A team of researchers has discovered semi-conductivity in bismuth at around -273 C°
Researchers at the Tata Institute of Fundamental Research (TIFR), Mumbai, have made a landmark discovery that challenges the conventional understanding of superconductivity.
A team, lead by Dr. S. Ramakrishnan of the Department of Condensed Matter Physics and Material Sciences at TIFR, has discovered bismuth semi-metal in bulk form becoming a superconductor when the temperature is lowered to 530 microKelvin (about -273 degree C), which is three orders of magnitude higher than the theoretical prediction. The results were published in the journal Science .

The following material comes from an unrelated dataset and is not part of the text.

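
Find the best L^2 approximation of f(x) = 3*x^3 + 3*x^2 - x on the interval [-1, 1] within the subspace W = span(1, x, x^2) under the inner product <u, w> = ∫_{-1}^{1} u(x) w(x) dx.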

“The Bardeen-Cooper-Schrieffer (BCS) theory [which explains superconductivity in most low Tc superconductors] cannot explain the superconductivity seen in bismuth,” said Dr. Ramakrishnan, the corresponding author of the paper. “The discovery demands a new theory and a new mechanism to understand superconductivity in bismuth. This discovery provides an alternative path for discovering new superconducting materials which are very different from the conventional superconductors.”
Superconductors are materials that conduct electricity with no resistance whatsoever. To become superconductors, the element should have mobile electrons, and these electrons should come together to form pairs, known as Cooper pairs. Unlike other elements in the periodic table, bismuth has unusual phenomenon — while metallic superconductors have one mobile electron per atom, bismuth has only one mobile electron per 100,000 atoms. Since carrier density is so small, people did not believe that bismuth will superconduct.
Also, bismuth’s electronic energy (Fermi energy) is comparable to the lattice (phonon) energy. “So the conventional BCS theory and its extensions which assume that Fermi energy is two to three orders of magnitude higher than phonon energy is not valid in bismuth. We know that if we prove superconductivity in bismuth, it will be from a different mechanism,” Dr. Ramakrishnan said.
“Superconductivity in bismuth is puzzling. Even at 10 milliKelvin, people did not find superconductivity in bismuth. So they gave up nearly 20 years back,” said Om Prakash Shukla from TIFR and the first author of the paper.